Tiki Tuesday #7: Mai-Tai

Well, I'm having issues with Blogger on the old Apple at home because I thought that I had published this post yesterday and, save for a block quote issue that irritated me to no end, everything appeared to be hunky-dory and fine. But when I went to check the post this morning, it turns out that I had flung a big voidspace of nothing into the ether. So you're getting a shiny, new, updated, and technically on Wednesday and not Tuesday edition of Tiki Tuesday.

What are we drinking to ward off the bitter arctic chill of the Midwestern Tundra this week? I was tempted, oh so tempted to whip up a Hot Buttered Rum- which yes, there is a recipe in Smuggler's Cove- which is surprising because as a Tiki book, you wouldn't think you'd need hot buttered anything in the tropics, but there you go. However, looking at the Tiki-Explorations we'd done so far, I decided to circle back and correct a shocking oversight on my part and take a sip of a Tiki Icon- and what should be just an iconic cocktail full stop: the Mai-Tai

What's surprising about the Mai-Tai is the fact that Smuggler's Cove includes three additional pages about the history of this drink and how maligned it has become and interestingly, how far from the original recipe what we consider a Mai-Tai today actually is. They describe it as a "nutty rum margarita" and "the perfect delivery vehicle for rum" (in much the same way that they think the margarita is the perfect delivery vehicle for tequila.)

So, let's talk recipe:

3/4 oz lime juice freshly squeezed

1/4 oz SC Mai-Tai Rich Simple Syrup

1/4 oz SC Orgeat Syrup

1/2 oz Pierre Ferrand Dry Curacao 

2 oz premium aged rum

Add all ingredients into a shaker with crushed ice and shake vigorously until the shaker is well-chilled and frosty on the outside. Pour into a double Old Fashioned Glass. Garnish with spent lime shell and mint sprig.

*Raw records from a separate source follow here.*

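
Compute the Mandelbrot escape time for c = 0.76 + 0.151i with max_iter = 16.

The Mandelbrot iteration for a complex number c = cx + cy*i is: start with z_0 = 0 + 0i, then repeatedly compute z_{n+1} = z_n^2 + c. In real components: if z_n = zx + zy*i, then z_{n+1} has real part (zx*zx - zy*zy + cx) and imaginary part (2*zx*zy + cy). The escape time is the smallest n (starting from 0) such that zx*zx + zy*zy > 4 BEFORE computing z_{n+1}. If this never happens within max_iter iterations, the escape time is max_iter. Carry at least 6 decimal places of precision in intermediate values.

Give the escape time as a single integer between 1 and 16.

z_0 = 0 + 0i, c = 0.7600 + 0.1510i
Iter 1: z = 0.7600 + 0.1510i, |z|^2 = 0.6004
Iter 2: z = 1.3148 + 0.3805i, |z|^2 = 1.8735
Iter 3: z = 2.3439 + 1.1516i, |z|^2 = 6.8201
Escaped at iteration 3

Answer: 3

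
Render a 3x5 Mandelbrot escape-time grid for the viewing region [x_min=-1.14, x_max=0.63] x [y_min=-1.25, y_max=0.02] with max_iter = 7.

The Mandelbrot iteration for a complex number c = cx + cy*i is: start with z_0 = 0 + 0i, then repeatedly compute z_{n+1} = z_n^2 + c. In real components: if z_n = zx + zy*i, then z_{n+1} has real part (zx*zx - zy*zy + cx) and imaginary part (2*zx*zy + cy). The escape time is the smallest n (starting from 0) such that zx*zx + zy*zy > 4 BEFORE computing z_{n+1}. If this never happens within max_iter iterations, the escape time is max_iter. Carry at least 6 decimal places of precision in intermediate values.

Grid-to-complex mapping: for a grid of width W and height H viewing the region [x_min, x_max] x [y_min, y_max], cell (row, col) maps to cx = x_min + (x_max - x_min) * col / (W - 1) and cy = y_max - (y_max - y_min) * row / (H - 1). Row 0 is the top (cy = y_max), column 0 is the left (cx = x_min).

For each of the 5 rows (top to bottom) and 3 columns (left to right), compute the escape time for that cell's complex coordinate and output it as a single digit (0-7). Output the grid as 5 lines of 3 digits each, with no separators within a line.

Answer: 774
774
473
372
232

Derivation:
(row=0, col=0): c = -1.1400 + 0.0200i → escape time 7
(row=0, col=1): c = -0.2550 + 0.0200i → escape time 7
(row=0, col=2): c = 0.6300 + 0.0200i → escape time 4
(row=1, col=0): c = -1.1400 + -0.2975i → escape time 7
(row=1, col=1): c = -0.2550 + -0.2975i → escape time 7
(row=1, col=2): c = 0.6300 + -0.2975i → escape time 4
(row=2, col=0): c = -1.1400 + -0.6150i → escape time 4
(row=2, col=1): c = -0.2550 + -0.6150i → escape time 7
(row=2, col=2): c = 0.6300 + -0.6150i → escape time 3
(row=3, col=0): c = -1.1400 + -0.9325i → escape time 3
(row=3, col=1): c = -0.2550 + -0.9325i → escape time 7
(row=3, col=2): c = 0.6300 + -0.9325i → escape time 2
(row=4, col=0): c = -1.1400 + -1.2500i → escape time 2
(row=4, col=1): c = -0.2550 + -1.2500i → escape time 3
(row=4, col=2): c = 0.6300 + -1.2500i → escape time 2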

HOKAY, let's talk some immediate changes right off the bat:

1. No, I didn't use freshly squeezed lime juice. I'm lazy and have little bottles of lime juice that are perfectly serviceable to get through. I might, maybe, grab some limes at some point and make a purty version of this cocktail, but not this week.

2. No, I didn't do the special Mai-Tai Rich simple syrup found in Smuggler's Cove. Nor did I make their special Orgeat recipe. You can if you want to, but I got a bottle of Orgeat from BJ Reynolds which is just fine and made my own demerara syrup which is also just fine.

3. I've seen Pierre Ferrand Dry Curacao 'round these parts a grand total of one time and did not, alas, buy a bottle. So I used Cointreau instead which is still perfectly fine. 

4. Y'all know how I feel about garnishes by now.

So what's the verdict? I'm inclined to agree with Smuggler's Cove on this one- had history turned a different way, this would have been one of the cocktail icons of 20th Century America- and really, it still is in many ways. Like the Daiquiri, the original formulation completely changes the way you think about this drink and it's all for the better. Refreshing- and without the boozy overproof rum float on the top (you can add that if you want too)- they're drinkable as well. I would say 10/10 would drink again.